-Sofi -dijo, su voz baja y peligrosamente suave. Se acercó, bloqueándome de la vista de los demás-. Toma la copa.
No era una petición. Era una orden.
-Mi abue no está bien -susurró, sus palabras un golpe preciso y calculado-. Sería una lástima que los cuidados de su enfermería se vieran de repente... interrumpidos.
Mi abuela. La única persona en el mundo que me había amado sin condiciones. La idea de ella, frágil y sola, hizo que mi estómago se contrajera de miedo.
Mi mano tembló mientras extendía el brazo y tomaba la copa de champaña. La llevé a mis labios y bebí. Las burbujas quemaron mi garganta irritada.
La tensión en la terraza se alivió. Los invitados sonrieron, aliviados.
Los brindis continuaron. Uno tras otro, la gente levantaba sus copas por mí, por Álex, por su retorcida idea de una feliz reunión. Cada vez, se esperaba que yo bebiera. Busqué a Álex con la mirada en busca de ayuda, de una señal, de cualquier cosa.
Él solo me dio un pequeño asentimiento de aliento. Sigue el juego.
Estaba demasiado ocupado vigilando a Catalina, asegurándose de que estuviera bien, dejándome ahogar en un mar de champaña y sonrisas falsas. Podía sentir los ojos de Catalina sobre mí, un sutil y triunfante brillo en sus profundidades.
Bebí. Y bebí.
Un dolor agudo comenzó a acumularse en mi estómago, un dolor familiar de las úlceras que me habían atormentado en prisión. Crecía con cada copa que me obligaban a tomar.
El dolor se agudizó, retorciéndose en un nudo de fuego.
Catalina se acercó con una última copa, su sonrisa amplia y depredadora.
-¿La del estribo?
De repente, una oleada de náuseas me invadió. Me doblé, una tos ahogada escapando de mis labios. Sentí algo caliente y húmedo salpicar el mantel blanco e impecable.
Sangre.
Los invitados jadearon de horror.
El primer movimiento de Álex no fue hacia mí. Corrió al lado de Catalina, apartándola como si yo fuera contagiosa.
El mundo se inclinó. El dolor en mi estómago era una agonía al rojo vivo. Los rostros a mi alrededor se volvieron borrosos, sus voces un zumbido distante. Luego, todo se volvió negro.
Desperté con el resplandor cegador de las luces fluorescentes. El olor a antiséptico llenó mi nariz.
Estaba en una cama de hospital.
Álex estaba sentado en una silla junto a la ventana, de espaldas a mí.
-Ya despertaste -dijo, su voz cargada de acusación. Se giró y vi la ira en sus ojos.
-¿Qué fue eso, Sofi? ¿Tratando de hacer una escena? ¿Tratando de avergonzarme?
-Yo no estaba... -mi voz era un débil carraspeo. Era la primera vez que hablábamos, realmente hablábamos, desde mi liberación.
Se levantó y caminó hacia mi cama. Me miró, realmente me miró por primera vez. Vi sus ojos trazar el ángulo agudo de mi mandíbula, la nueva delgadez de mis mejillas. Había perdido más de quince kilos en prisión.
Un destello de culpa cruzó su rostro. Solo un destello.
Extendió la mano para tocar mi cabello, sus dedos rozando mi sien.
-Te pondremos saludable de nuevo -murmuró, su tono suavizándose hasta el que usaba cuando prometía el mundo-. Iremos a Italia, como siempre planeamos. Compraremos esa casita junto al mar. Seremos solo nosotros.
Pintó una hermosa imagen de un futuro que se sentía como una mentira.
No me importaba Italia. No me importaba la casa. Solo había una cosa que me importaba.
-Mi abue -susurré-. ¿Cómo está?
Parecía sorprendido.
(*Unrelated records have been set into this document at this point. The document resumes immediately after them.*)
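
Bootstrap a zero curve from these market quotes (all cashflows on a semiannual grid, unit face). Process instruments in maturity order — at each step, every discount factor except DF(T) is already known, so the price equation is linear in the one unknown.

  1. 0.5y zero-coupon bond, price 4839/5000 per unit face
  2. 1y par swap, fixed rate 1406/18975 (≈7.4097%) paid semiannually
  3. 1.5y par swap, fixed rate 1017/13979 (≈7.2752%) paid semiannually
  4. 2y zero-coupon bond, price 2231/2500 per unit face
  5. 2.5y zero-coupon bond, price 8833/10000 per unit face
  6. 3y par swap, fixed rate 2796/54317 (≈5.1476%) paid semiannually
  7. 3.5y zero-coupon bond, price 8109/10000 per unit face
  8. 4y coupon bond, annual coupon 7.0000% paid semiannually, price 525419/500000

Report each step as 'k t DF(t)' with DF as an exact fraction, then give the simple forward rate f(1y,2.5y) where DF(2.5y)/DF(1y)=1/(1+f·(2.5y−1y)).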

Había estado lanzando un monólogo sobre nuestro futuro, y yo lo había interrumpido para preguntar por mi abuela.
-Ella... está bien -dijo, un poco demasiado rápido.
Justo en ese momento, su teléfono vibró. Miró la pantalla. Era Catalina.
Se levantó de inmediato, su rostro una máscara de preocupación.
-Tengo que irme. Catalina está teniendo un ataque de pánico. La sangre... la alteró.
Caminó hacia la puerta sin una segunda mirada hacia atrás.
Por supuesto. Catalina estaba alterada. ¿Y yo? Yo solo era el objeto que causó la alteración.
Una risa seca y hueca se escapó de mis labios. Ni siquiera la oyó. Ya se había ido.